Jim half groaned, half screamed in frustration. “Our… relationship was only special on one end. You think it’s something you can just pull off a shelf when you need it. Fine! That’s what it is! I can live with that!” A lie, but whatever. “I just don’t want to treat it like it’s any more than that.” Jim flopped back on the bed and stared at a point just beyond Bones’ head, willing him to accept that answer as enough for now, so he could just cool off and get his shit together before it was time to pull out.

“What did you have planned?”

“Bones, get off the plan. Just drop it.”

“No! I want to know what was the straw that broke the camel’s back! I had no idea I was treading on thin ice-”

Don’t.

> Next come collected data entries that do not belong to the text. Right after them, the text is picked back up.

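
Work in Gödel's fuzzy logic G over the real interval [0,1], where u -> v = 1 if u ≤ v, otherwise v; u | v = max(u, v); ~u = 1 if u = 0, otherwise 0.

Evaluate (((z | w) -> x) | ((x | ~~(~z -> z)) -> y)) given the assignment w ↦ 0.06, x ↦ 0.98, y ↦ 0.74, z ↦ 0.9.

1.00

(z | w) = max(0.9, 0.06) = 0.9
((z | w) -> x): 0.9 ≤ 0.98, so result = 1
~z: Gödel ¬ of 0.9 = 0 (operand ≠ 0)
(~z -> z): 0 ≤ 0.9, so result = 1
~(~z -> z): Gödel ¬ of 1 = 0 (operand ≠ 0)
~~(~z -> z): Gödel ¬ of 0 = 1 (operand is 0)
(x | ~~(~z -> z)) = max(0.98, 1) = 1
((x | ~~(~z -> z)) -> y): 1 > 0.74, so result = 0.74
(((z | w) -> x) | ((x | ~~(~z -> z)) -> y)) = max(1, 0.74) = 1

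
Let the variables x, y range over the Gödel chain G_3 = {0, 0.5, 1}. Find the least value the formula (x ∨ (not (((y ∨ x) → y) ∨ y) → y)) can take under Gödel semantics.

The minimum is attained at x = 0.5, y = 0:
  (y ∨ x) = max(0, 0.5) = 0.5
  ((y ∨ x) → y): 0.5 > 0, so result = 0
  (((y ∨ x) → y) ∨ y) = max(0, 0) = 0
  not (((y ∨ x) → y) ∨ y): Gödel ¬ of 0 = 1 (operand is 0)
  (not (((y ∨ x) → y) ∨ y) → y): 1 > 0, so result = 0
  (x ∨ (not (((y ∨ x) → y) ∨ y) → y)) = max(0.5, 0) = 0.5
Checking all 9 assignments confirms none give a value below 0.50.

0.50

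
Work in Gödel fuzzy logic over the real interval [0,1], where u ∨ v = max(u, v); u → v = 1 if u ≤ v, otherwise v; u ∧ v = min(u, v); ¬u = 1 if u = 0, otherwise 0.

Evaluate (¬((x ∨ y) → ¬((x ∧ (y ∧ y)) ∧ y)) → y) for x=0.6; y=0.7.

0.70

(x ∨ y) = max(0.6, 0.7) = 0.7
(y ∧ y) = min(0.7, 0.7) = 0.7
(x ∧ (y ∧ y)) = min(0.6, 0.7) = 0.6
((x ∧ (y ∧ y)) ∧ y) = min(0.6, 0.7) = 0.6
¬((x ∧ (y ∧ y)) ∧ y): Gödel ¬ of 0.6 = 0 (operand ≠ 0)
((x ∨ y) → ¬((x ∧ (y ∧ y)) ∧ y)): 0.7 > 0, so result = 0
¬((x ∨ y) → ¬((x ∧ (y ∧ y)) ∧ y)): Gödel ¬ of 0 = 1 (operand is 0)
(¬((x ∨ y) → ¬((x ∧ (y ∧ y)) ∧ y)) → y): 1 > 0.7, so result = 0.7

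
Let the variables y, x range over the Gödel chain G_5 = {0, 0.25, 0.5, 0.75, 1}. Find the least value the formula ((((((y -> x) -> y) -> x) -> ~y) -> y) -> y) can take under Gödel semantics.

The minimum is attained at y = 0.25, x = 0.25:
  (y -> x): 0.25 ≤ 0.25, so result = 1
  ((y -> x) -> y): 1 > 0.25, so result = 0.25
  (((y -> x) -> y) -> x): 0.25 ≤ 0.25, so result = 1
  ~y: Gödel ¬ of 0.25 = 0 (operand ≠ 0)
  ((((y -> x) -> y) -> x) -> ~y): 1 > 0, so result = 0
  (((((y -> x) -> y) -> x) -> ~y) -> y): 0 ≤ 0.25, so result = 1
  ((((((y -> x) -> y) -> x) -> ~y) -> y) -> y): 1 > 0.25, so result = 0.25
Checking all 25 assignments confirms none give a value below 0.25.

0.25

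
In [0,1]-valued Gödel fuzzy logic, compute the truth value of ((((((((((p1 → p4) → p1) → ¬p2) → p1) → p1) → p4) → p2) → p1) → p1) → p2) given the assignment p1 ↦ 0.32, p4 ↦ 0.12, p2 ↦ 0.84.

(p1 → p4): 0.32 > 0.12, so result = 0.12
((p1 → p4) → p1): 0.12 ≤ 0.32, so result = 1
¬p2: Gödel ¬ of 0.84 = 0 (operand ≠ 0)
(((p1 → p4) → p1) → ¬p2): 1 > 0, so result = 0
((((p1 → p4) → p1) → ¬p2) → p1): 0 ≤ 0.32, so result = 1
(((((p1 → p4) → p1) → ¬p2) → p1) → p1): 1 > 0.32, so result = 0.32
((((((p1 → p4) → p1) → ¬p2) → p1) → p1) → p4): 0.32 > 0.12, so result = 0.12
(((((((p1 → p4) → p1) → ¬p2) → p1) → p1) → p4) → p2): 0.12 ≤ 0.84, so result = 1
((((((((p1 → p4) → p1) → ¬p2) → p1) → p1) → p4) → p2) → p1): 1 > 0.32, so result = 0.32
(((((((((p1 → p4) → p1) → ¬p2) → p1) → p1) → p4) → p2) → p1) → p1): 0.32 ≤ 0.32, so result = 1
((((((((((p1 → p4) → p1) → ¬p2) → p1) → p1) → p4) → p2) → p1) → p1) → p2): 1 > 0.84, so result = 0.84

0.84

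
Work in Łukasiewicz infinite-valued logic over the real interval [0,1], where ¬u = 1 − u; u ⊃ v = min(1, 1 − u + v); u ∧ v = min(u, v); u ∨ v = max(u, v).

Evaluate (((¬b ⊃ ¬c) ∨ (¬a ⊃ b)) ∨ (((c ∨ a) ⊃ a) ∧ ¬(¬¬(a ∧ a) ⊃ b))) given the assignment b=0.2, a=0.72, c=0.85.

0.92

¬b: Łukasiewicz ¬ gives 1 − 0.2 = 0.8
¬c: Łukasiewicz ¬ gives 1 − 0.85 = 0.15
(¬b ⊃ ¬c): min(1, 1 − 0.8 + 0.15) = 0.35
¬a: Łukasiewicz ¬ gives 1 − 0.72 = 0.28
(¬a ⊃ b): min(1, 1 − 0.28 + 0.2) = 0.92
((¬b ⊃ ¬c) ∨ (¬a ⊃ b)) = max(0.35, 0.92) = 0.92
(c ∨ a) = max(0.85, 0.72) = 0.85
((c ∨ a) ⊃ a): min(1, 1 − 0.85 + 0.72) = 0.87
(a ∧ a) = min(0.72, 0.72) = 0.72
¬(a ∧ a): Łukasiewicz ¬ gives 1 − 0.72 = 0.28
¬¬(a ∧ a): Łukasiewicz ¬ gives 1 − 0.28 = 0.72
(¬¬(a ∧ a) ⊃ b): min(1, 1 − 0.72 + 0.2) = 0.48
¬(¬¬(a ∧ a) ⊃ b): Łukasiewicz ¬ gives 1 − 0.48 = 0.52
(((c ∨ a) ⊃ a) ∧ ¬(¬¬(a ∧ a) ⊃ b)) = min(0.87, 0.52) = 0.52
(((¬b ⊃ ¬c) ∨ (¬a ⊃ b)) ∨ (((c ∨ a) ⊃ a) ∧ ¬(¬¬(a ∧ a) ⊃ b))) = max(0.92, 0.52) = 0.92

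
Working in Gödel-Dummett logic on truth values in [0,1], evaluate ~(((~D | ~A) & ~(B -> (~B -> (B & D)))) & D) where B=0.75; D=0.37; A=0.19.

~D: Gödel ¬ of 0.37 = 0 (operand ≠ 0)
~A: Gödel ¬ of 0.19 = 0 (operand ≠ 0)
(~D | ~A) = max(0, 0) = 0
~B: Gödel ¬ of 0.75 = 0 (operand ≠ 0)
(B & D) = min(0.75, 0.37) = 0.37
(~B -> (B & D)): 0 ≤ 0.37, so result = 1
(B -> (~B -> (B & D))): 0.75 ≤ 1, so result = 1
~(B -> (~B -> (B & D))): Gödel ¬ of 1 = 0 (operand ≠ 0)
((~D | ~A) & ~(B -> (~B -> (B & D)))) = min(0, 0) = 0
(((~D | ~A) & ~(B -> (~B -> (B & D)))) & D) = min(0, 0.37) = 0
~(((~D | ~A) & ~(B -> (~B -> (B & D)))) & D): Gödel ¬ of 0 = 1 (operand is 0)

1.00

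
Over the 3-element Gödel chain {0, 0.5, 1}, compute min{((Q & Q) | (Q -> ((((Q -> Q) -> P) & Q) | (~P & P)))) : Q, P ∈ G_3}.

0.50

The minimum is attained at Q = 0.5, P = 0:
  (Q & Q) = min(0.5, 0.5) = 0.5
  (Q -> Q): 0.5 ≤ 0.5, so result = 1
  ((Q -> Q) -> P): 1 > 0, so result = 0
  (((Q -> Q) -> P) & Q) = min(0, 0.5) = 0
  ~P: Gödel ¬ of 0 = 1 (operand is 0)
  (~P & P) = min(1, 0) = 0
  ((((Q -> Q) -> P) & Q) | (~P & P)) = max(0, 0) = 0
  (Q -> ((((Q -> Q) -> P) & Q) | (~P & P))): 0.5 > 0, so result = 0
  ((Q & Q) | (Q -> ((((Q -> Q) -> P) & Q) | (~P & P)))) = max(0.5, 0) = 0.5
Checking all 9 assignments confirms none give a value below 0.50.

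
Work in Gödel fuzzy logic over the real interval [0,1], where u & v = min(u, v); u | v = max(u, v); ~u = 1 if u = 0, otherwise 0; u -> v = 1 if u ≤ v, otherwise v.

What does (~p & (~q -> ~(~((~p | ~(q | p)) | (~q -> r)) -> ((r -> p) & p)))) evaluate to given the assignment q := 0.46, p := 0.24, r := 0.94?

0.00

~p: Gödel ¬ of 0.24 = 0 (operand ≠ 0)
~q: Gödel ¬ of 0.46 = 0 (operand ≠ 0)
~p: Gödel ¬ of 0.24 = 0 (operand ≠ 0)
(q | p) = max(0.46, 0.24) = 0.46
~(q | p): Gödel ¬ of 0.46 = 0 (operand ≠ 0)
(~p | ~(q | p)) = max(0, 0) = 0
~q: Gödel ¬ of 0.46 = 0 (operand ≠ 0)
(~q -> r): 0 ≤ 0.94, so result = 1
((~p | ~(q | p)) | (~q -> r)) = max(0, 1) = 1
~((~p | ~(q | p)) | (~q -> r)): Gödel ¬ of 1 = 0 (operand ≠ 0)
(r -> p): 0.94 > 0.24, so result = 0.24
((r -> p) & p) = min(0.24, 0.24) = 0.24
(~((~p | ~(q | p)) | (~q -> r)) -> ((r -> p) & p)): 0 ≤ 0.24, so result = 1
~(~((~p | ~(q | p)) | (~q -> r)) -> ((r -> p) & p)): Gödel ¬ of 1 = 0 (operand ≠ 0)
(~q -> ~(~((~p | ~(q | p)) | (~q -> r)) -> ((r -> p) & p))): 0 ≤ 0, so result = 1
(~p & (~q -> ~(~((~p | ~(q | p)) | (~q -> r)) -> ((r -> p) & p)))) = min(0, 1) = 0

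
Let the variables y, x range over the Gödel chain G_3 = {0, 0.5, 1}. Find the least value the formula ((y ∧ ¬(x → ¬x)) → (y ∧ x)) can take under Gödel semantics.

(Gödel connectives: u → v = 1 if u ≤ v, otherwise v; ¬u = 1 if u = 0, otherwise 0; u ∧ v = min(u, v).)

0.50

The minimum is attained at y = 1, x = 0.5:
  ¬x: Gödel ¬ of 0.5 = 0 (operand ≠ 0)
  (x → ¬x): 0.5 > 0, so result = 0
  ¬(x → ¬x): Gödel ¬ of 0 = 1 (operand is 0)
  (y ∧ ¬(x → ¬x)) = min(1, 1) = 1
  (y ∧ x) = min(1, 0.5) = 0.5
  ((y ∧ ¬(x → ¬x)) → (y ∧ x)): 1 > 0.5, so result = 0.5
Checking all 9 assignments confirms none give a value below 0.50.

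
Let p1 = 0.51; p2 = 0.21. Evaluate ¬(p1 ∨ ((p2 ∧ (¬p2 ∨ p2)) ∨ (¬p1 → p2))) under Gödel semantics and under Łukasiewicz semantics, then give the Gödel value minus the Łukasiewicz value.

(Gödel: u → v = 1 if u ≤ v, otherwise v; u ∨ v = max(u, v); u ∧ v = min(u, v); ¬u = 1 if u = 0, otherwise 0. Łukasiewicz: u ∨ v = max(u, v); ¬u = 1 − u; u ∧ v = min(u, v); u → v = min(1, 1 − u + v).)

Gödel evaluation:
  ¬p2: Gödel ¬ of 0.21 = 0 (operand ≠ 0)
  (¬p2 ∨ p2) = max(0, 0.21) = 0.21
  (p2 ∧ (¬p2 ∨ p2)) = min(0.21, 0.21) = 0.21
  ¬p1: Gödel ¬ of 0.51 = 0 (operand ≠ 0)
  (¬p1 → p2): 0 ≤ 0.21, so result = 1
  ((p2 ∧ (¬p2 ∨ p2)) ∨ (¬p1 → p2)) = max(0.21, 1) = 1
  (p1 ∨ ((p2 ∧ (¬p2 ∨ p2)) ∨ (¬p1 → p2))) = max(0.51, 1) = 1
  ¬(p1 ∨ ((p2 ∧ (¬p2 ∨ p2)) ∨ (¬p1 → p2))): Gödel ¬ of 1 = 0 (operand ≠ 0)
  Gödel value = 0
Łukasiewicz evaluation:
  ¬p2: Łukasiewicz ¬ gives 1 − 0.21 = 0.79
  (¬p2 ∨ p2) = max(0.79, 0.21) = 0.79
  (p2 ∧ (¬p2 ∨ p2)) = min(0.21, 0.79) = 0.21
  ¬p1: Łukasiewicz ¬ gives 1 − 0.51 = 0.49
  (¬p1 → p2): min(1, 1 − 0.49 + 0.21) = 0.72
  ((p2 ∧ (¬p2 ∨ p2)) ∨ (¬p1 → p2)) = max(0.21, 0.72) = 0.72
  (p1 ∨ ((p2 ∧ (¬p2 ∨ p2)) ∨ (¬p1 → p2))) = max(0.51, 0.72) = 0.72
  ¬(p1 ∨ ((p2 ∧ (¬p2 ∨ p2)) ∨ (¬p1 → p2))): Łukasiewicz ¬ gives 1 − 0.72 = 0.28
  Łukasiewicz value = 0.28
Difference: 0 − 0.28 = -0.28

-0.28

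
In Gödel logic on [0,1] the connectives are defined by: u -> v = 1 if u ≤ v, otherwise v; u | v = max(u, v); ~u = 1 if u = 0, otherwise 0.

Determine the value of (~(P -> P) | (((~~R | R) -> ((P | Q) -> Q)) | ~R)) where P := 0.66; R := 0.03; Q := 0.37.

0.37

(P -> P): 0.66 ≤ 0.66, so result = 1
~(P -> P): Gödel ¬ of 1 = 0 (operand ≠ 0)
~R: Gödel ¬ of 0.03 = 0 (operand ≠ 0)
~~R: Gödel ¬ of 0 = 1 (operand is 0)
(~~R | R) = max(1, 0.03) = 1
(P | Q) = max(0.66, 0.37) = 0.66
((P | Q) -> Q): 0.66 > 0.37, so result = 0.37
((~~R | R) -> ((P | Q) -> Q)): 1 > 0.37, so result = 0.37
~R: Gödel ¬ of 0.03 = 0 (operand ≠ 0)
(((~~R | R) -> ((P | Q) -> Q)) | ~R) = max(0.37, 0) = 0.37
(~(P -> P) | (((~~R | R) -> ((P | Q) -> Q)) | ~R)) = max(0, 0.37) = 0.37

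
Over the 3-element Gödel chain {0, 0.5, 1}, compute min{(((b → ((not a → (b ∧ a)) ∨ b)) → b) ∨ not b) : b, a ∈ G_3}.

0.50

The minimum is attained at b = 0.5, a = 0:
  not a: Gödel ¬ of 0 = 1 (operand is 0)
  (b ∧ a) = min(0.5, 0) = 0
  (not a → (b ∧ a)): 1 > 0, so result = 0
  ((not a → (b ∧ a)) ∨ b) = max(0, 0.5) = 0.5
  (b → ((not a → (b ∧ a)) ∨ b)): 0.5 ≤ 0.5, so result = 1
  ((b → ((not a → (b ∧ a)) ∨ b)) → b): 1 > 0.5, so result = 0.5
  not b: Gödel ¬ of 0.5 = 0 (operand ≠ 0)
  (((b → ((not a → (b ∧ a)) ∨ b)) → b) ∨ not b) = max(0.5, 0) = 0.5
Checking all 9 assignments confirms none give a value below 0.50.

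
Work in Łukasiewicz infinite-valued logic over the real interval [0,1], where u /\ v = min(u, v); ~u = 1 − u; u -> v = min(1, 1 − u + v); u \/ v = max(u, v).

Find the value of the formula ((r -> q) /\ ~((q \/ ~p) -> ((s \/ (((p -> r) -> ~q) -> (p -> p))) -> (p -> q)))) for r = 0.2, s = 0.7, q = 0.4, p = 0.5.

(r -> q): min(1, 1 − 0.2 + 0.4) = 1
~p: Łukasiewicz ¬ gives 1 − 0.5 = 0.5
(q \/ ~p) = max(0.4, 0.5) = 0.5
(p -> r): min(1, 1 − 0.5 + 0.2) = 0.7
~q: Łukasiewicz ¬ gives 1 − 0.4 = 0.6
((p -> r) -> ~q): min(1, 1 − 0.7 + 0.6) = 0.9
(p -> p): min(1, 1 − 0.5 + 0.5) = 1
(((p -> r) -> ~q) -> (p -> p)): min(1, 1 − 0.9 + 1) = 1
(s \/ (((p -> r) -> ~q) -> (p -> p))) = max(0.7, 1) = 1
(p -> q): min(1, 1 − 0.5 + 0.4) = 0.9
((s \/ (((p -> r) -> ~q) -> (p -> p))) -> (p -> q)): min(1, 1 − 1 + 0.9) = 0.9
((q \/ ~p) -> ((s \/ (((p -> r) -> ~q) -> (p -> p))) -> (p -> q))): min(1, 1 − 0.5 + 0.9) = 1
~((q \/ ~p) -> ((s \/ (((p -> r) -> ~q) -> (p -> p))) -> (p -> q))): Łukasiewicz ¬ gives 1 − 1 = 0
((r -> q) /\ ~((q \/ ~p) -> ((s \/ (((p -> r) -> ~q) -> (p -> p))) -> (p -> q)))) = min(1, 0) = 0

0.00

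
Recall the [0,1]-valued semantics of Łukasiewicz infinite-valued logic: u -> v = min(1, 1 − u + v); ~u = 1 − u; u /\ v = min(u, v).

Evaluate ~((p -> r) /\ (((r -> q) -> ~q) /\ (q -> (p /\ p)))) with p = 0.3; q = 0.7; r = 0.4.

0.70

(p -> r): min(1, 1 − 0.3 + 0.4) = 1
(r -> q): min(1, 1 − 0.4 + 0.7) = 1
~q: Łukasiewicz ¬ gives 1 − 0.7 = 0.3
((r -> q) -> ~q): min(1, 1 − 1 + 0.3) = 0.3
(p /\ p) = min(0.3, 0.3) = 0.3
(q -> (p /\ p)): min(1, 1 − 0.7 + 0.3) = 0.6
(((r -> q) -> ~q) /\ (q -> (p /\ p))) = min(0.3, 0.6) = 0.3
((p -> r) /\ (((r -> q) -> ~q) /\ (q -> (p /\ p)))) = min(1, 0.3) = 0.3
~((p -> r) /\ (((r -> q) -> ~q) /\ (q -> (p /\ p)))): Łukasiewicz ¬ gives 1 − 0.3 = 0.7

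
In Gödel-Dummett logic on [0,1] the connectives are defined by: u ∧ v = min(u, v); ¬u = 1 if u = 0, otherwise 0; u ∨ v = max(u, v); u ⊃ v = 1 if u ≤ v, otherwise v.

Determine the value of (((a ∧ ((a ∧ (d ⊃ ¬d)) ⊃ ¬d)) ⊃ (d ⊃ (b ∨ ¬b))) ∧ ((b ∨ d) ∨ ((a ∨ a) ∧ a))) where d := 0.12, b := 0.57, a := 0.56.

¬d: Gödel ¬ of 0.12 = 0 (operand ≠ 0)
(d ⊃ ¬d): 0.12 > 0, so result = 0
(a ∧ (d ⊃ ¬d)) = min(0.56, 0) = 0
¬d: Gödel ¬ of 0.12 = 0 (operand ≠ 0)
((a ∧ (d ⊃ ¬d)) ⊃ ¬d): 0 ≤ 0, so result = 1
(a ∧ ((a ∧ (d ⊃ ¬d)) ⊃ ¬d)) = min(0.56, 1) = 0.56
¬b: Gödel ¬ of 0.57 = 0 (operand ≠ 0)
(b ∨ ¬b) = max(0.57, 0) = 0.57
(d ⊃ (b ∨ ¬b)): 0.12 ≤ 0.57, so result = 1
((a ∧ ((a ∧ (d ⊃ ¬d)) ⊃ ¬d)) ⊃ (d ⊃ (b ∨ ¬b))): 0.56 ≤ 1, so result = 1
(b ∨ d) = max(0.57, 0.12) = 0.57
(a ∨ a) = max(0.56, 0.56) = 0.56
((a ∨ a) ∧ a) = min(0.56, 0.56) = 0.56
((b ∨ d) ∨ ((a ∨ a) ∧ a)) = max(0.57, 0.56) = 0.57
(((a ∧ ((a ∧ (d ⊃ ¬d)) ⊃ ¬d)) ⊃ (d ⊃ (b ∨ ¬b))) ∧ ((b ∨ d) ∨ ((a ∨ a) ∧ a))) = min(1, 0.57) = 0.57

0.57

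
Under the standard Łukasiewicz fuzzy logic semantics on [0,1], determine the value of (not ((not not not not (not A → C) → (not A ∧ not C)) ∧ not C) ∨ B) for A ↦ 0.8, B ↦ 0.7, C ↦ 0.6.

not A: Łukasiewicz ¬ gives 1 − 0.8 = 0.2
(not A → C): min(1, 1 − 0.2 + 0.6) = 1
not (not A → C): Łukasiewicz ¬ gives 1 − 1 = 0
not not (not A → C): Łukasiewicz ¬ gives 1 − 0 = 1
not not not (not A → C): Łukasiewicz ¬ gives 1 − 1 = 0
not not not not (not A → C): Łukasiewicz ¬ gives 1 − 0 = 1
not A: Łukasiewicz ¬ gives 1 − 0.8 = 0.2
not C: Łukasiewicz ¬ gives 1 − 0.6 = 0.4
(not A ∧ not C) = min(0.2, 0.4) = 0.2
(not not not not (not A → C) → (not A ∧ not C)): min(1, 1 − 1 + 0.2) = 0.2
not C: Łukasiewicz ¬ gives 1 − 0.6 = 0.4
((not not not not (not A → C) → (not A ∧ not C)) ∧ not C) = min(0.2, 0.4) = 0.2
not ((not not not not (not A → C) → (not A ∧ not C)) ∧ not C): Łukasiewicz ¬ gives 1 − 0.2 = 0.8
(not ((not not not not (not A → C) → (not A ∧ not C)) ∧ not C) ∨ B) = max(0.8, 0.7) = 0.8

0.80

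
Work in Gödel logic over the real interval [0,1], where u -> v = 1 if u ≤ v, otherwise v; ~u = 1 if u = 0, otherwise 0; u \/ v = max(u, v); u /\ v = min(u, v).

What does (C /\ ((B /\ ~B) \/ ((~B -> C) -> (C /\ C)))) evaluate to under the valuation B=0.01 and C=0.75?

~B: Gödel ¬ of 0.01 = 0 (operand ≠ 0)
(B /\ ~B) = min(0.01, 0) = 0
~B: Gödel ¬ of 0.01 = 0 (operand ≠ 0)
(~B -> C): 0 ≤ 0.75, so result = 1
(C /\ C) = min(0.75, 0.75) = 0.75
((~B -> C) -> (C /\ C)): 1 > 0.75, so result = 0.75
((B /\ ~B) \/ ((~B -> C) -> (C /\ C))) = max(0, 0.75) = 0.75
(C /\ ((B /\ ~B) \/ ((~B -> C) -> (C /\ C)))) = min(0.75, 0.75) = 0.75

0.75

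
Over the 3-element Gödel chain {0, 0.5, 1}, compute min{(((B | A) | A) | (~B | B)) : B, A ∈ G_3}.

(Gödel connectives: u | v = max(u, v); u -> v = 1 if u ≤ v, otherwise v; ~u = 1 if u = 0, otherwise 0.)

0.50

The minimum is attained at B = 0.5, A = 0:
  (B | A) = max(0.5, 0) = 0.5
  ((B | A) | A) = max(0.5, 0) = 0.5
  ~B: Gödel ¬ of 0.5 = 0 (operand ≠ 0)
  (~B | B) = max(0, 0.5) = 0.5
  (((B | A) | A) | (~B | B)) = max(0.5, 0.5) = 0.5
Checking all 9 assignments confirms none give a value below 0.50.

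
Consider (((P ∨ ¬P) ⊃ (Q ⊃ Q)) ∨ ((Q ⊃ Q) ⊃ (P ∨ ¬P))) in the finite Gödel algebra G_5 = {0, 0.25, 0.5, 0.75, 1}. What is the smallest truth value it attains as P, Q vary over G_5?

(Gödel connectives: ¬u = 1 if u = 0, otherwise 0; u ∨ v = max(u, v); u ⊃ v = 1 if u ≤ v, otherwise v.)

Every assignment gives 1. For instance at P = 0, Q = 0:
  ¬P: Gödel ¬ of 0 = 1 (operand is 0)
  (P ∨ ¬P) = max(0, 1) = 1
  (Q ⊃ Q): 0 ≤ 0, so result = 1
  ((P ∨ ¬P) ⊃ (Q ⊃ Q)): 1 ≤ 1, so result = 1
  (Q ⊃ Q): 0 ≤ 0, so result = 1
  ¬P: Gödel ¬ of 0 = 1 (operand is 0)
  (P ∨ ¬P) = max(0, 1) = 1
  ((Q ⊃ Q) ⊃ (P ∨ ¬P)): 1 ≤ 1, so result = 1
  (((P ∨ ¬P) ⊃ (Q ⊃ Q)) ∨ ((Q ⊃ Q) ⊃ (P ∨ ¬P))) = max(1, 1) = 1
All 25 assignments give value 1 — the formula is a G_5-tautology.

1.00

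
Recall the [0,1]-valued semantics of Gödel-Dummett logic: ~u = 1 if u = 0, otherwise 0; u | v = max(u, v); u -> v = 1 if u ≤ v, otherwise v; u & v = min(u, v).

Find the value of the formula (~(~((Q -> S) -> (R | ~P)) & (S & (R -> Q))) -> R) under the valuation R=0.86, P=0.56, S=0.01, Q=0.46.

0.86

(Q -> S): 0.46 > 0.01, so result = 0.01
~P: Gödel ¬ of 0.56 = 0 (operand ≠ 0)
(R | ~P) = max(0.86, 0) = 0.86
((Q -> S) -> (R | ~P)): 0.01 ≤ 0.86, so result = 1
~((Q -> S) -> (R | ~P)): Gödel ¬ of 1 = 0 (operand ≠ 0)
(R -> Q): 0.86 > 0.46, so result = 0.46
(S & (R -> Q)) = min(0.01, 0.46) = 0.01
(~((Q -> S) -> (R | ~P)) & (S & (R -> Q))) = min(0, 0.01) = 0
~(~((Q -> S) -> (R | ~P)) & (S & (R -> Q))): Gödel ¬ of 0 = 1 (operand is 0)
(~(~((Q -> S) -> (R | ~P)) & (S & (R -> Q))) -> R): 1 > 0.86, so result = 0.86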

Just don’t.”

“I thought you would understand…” Bones’ voice cracked.

"You know, I would have, if you’d just… given me a heads up a little sooner. I’ve been planning this for a long fucking time – I was going to thank you for… oh, it doesn’t even fucking matter.”

“But I didn’t know any sooner!”

“So you ditch me? That guy didn’t do a fucking thing for you! I arranged this all for you! Bones, you never would have crossed his lecture path here if I hadn’t orchestrated all this fucking shit to get us here, now – no, yesterday! And now I owe a lot of shit to a lot of people, and for absolutely fucking nothing! Okay? That’s the straw! I moved the sun and the moon for you and you decided to go catch a fucking movie!”

Bones had moved from the chair to the bed, and was sitting practically in Jim’s lap. He reached out a tentative hand and brushed the tears flowing freely down Jim’s face. He was shaking his head, and looked like he wanted to cry himself.

Jim wanted to pull away, wanted to make Bones feel all the hurt and rage of rejection, but he couldn’t bring himself to resist those arms when they finally wound around him. He snuggled into the warmth of Bones’ embrace and wondered briefly when the hell they had gone from being BFF to newlyweds after their first fight. But then they were wrapped around each other on the bed, weeping and holding on for dear life. And though Bones never said a word, Jim found himself believing the promise that Bones would never not be there again.